Dharamshala: The Chinese government’s downplaying of the severity of the deadly COVID-19 disease and censoring early coverage of the outbreak from Wuhan city has started to draw international scrutiny with an overwhelming majority of countries such as the US, France, Germany, the UK and Australia questioning China’s transparency over the outbreak.
Australian PM Morrison on April 23, called for an international inquiry into the origins of the virus and how it spread while US President Trump called out China for lack of transparency after the coronavirus broke out in its Wuhan city and raised doubts on China’s reported death toll.
France, Germany and the UK have also criticized China for the lack of transparency, its engagement in disinformation campaigns in attempts to repair the reputational damage it continues to bear after unleashing the worst global crisis in decades.
In an interview with Financial Times, French President said there was no comparison between countries where information flowed freely and citizens could criticise their governments and those where the truth was suppressed.

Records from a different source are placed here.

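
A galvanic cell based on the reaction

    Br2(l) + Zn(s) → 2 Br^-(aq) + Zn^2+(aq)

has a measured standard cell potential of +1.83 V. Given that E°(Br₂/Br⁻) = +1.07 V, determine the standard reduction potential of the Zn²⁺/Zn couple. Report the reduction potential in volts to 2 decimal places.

−0.76 V

In the reaction as written the Br₂/Br⁻ couple is reduced (cathode) and Zn²⁺/Zn is oxidized (anode), so E°cell = E°(Br₂/Br⁻) − E°(Zn²⁺/Zn).
E°(Zn²⁺/Zn) = E°(cathode) − E°cell = +1.07 − (+1.83) = −0.76 V.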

“Given these differences, the choices made and what China is today, which I respect, let’s not be so naive as to say it’s been much better at handling this,” he told the FT. “We don’t know. There are clearly things that have happened that we don’t know about.”
German Chancellor Angela Merkel urging China for more information about the early days of the outbreak told reporters in Berlin last week, “I believe the more transparent China is about the origin story of the virus, the better it is for everyone in the world in order to learn from it.”
In Britain, Foreign Secretary Dominic Raab warned that China will face “hard questions” about the coronavirus outbreak, specifically “how it came about and how it couldn’t have been stopped earlier”. He added it can no longer be “business as usual” with China.
To divert attention from its own failures, China has in recent times ramped up efforts to spread disinformation, targeting democratic governments and civil societies around the world.
Many countries where China had supplied medical kits in response to the pandemic have had to recall those kits as many turned out to be defective, according to BBC reports.
President of the Central Tibetan Administration based in Dharamshala, Dr Lobsang Sangay responded to these new developments, stating that the global outrage with China’s mishandling of the pandemic is justified in view of its initial response to suppress the critical facts about the viral disease.
“At the end of the pandemic, we will come to the conclusion that democratic system, the transparent system where there is freedom of speech and free media are better in dealing with this provided they are given correct and timely information,” he said in an interview with Forum 2000 on 28 April.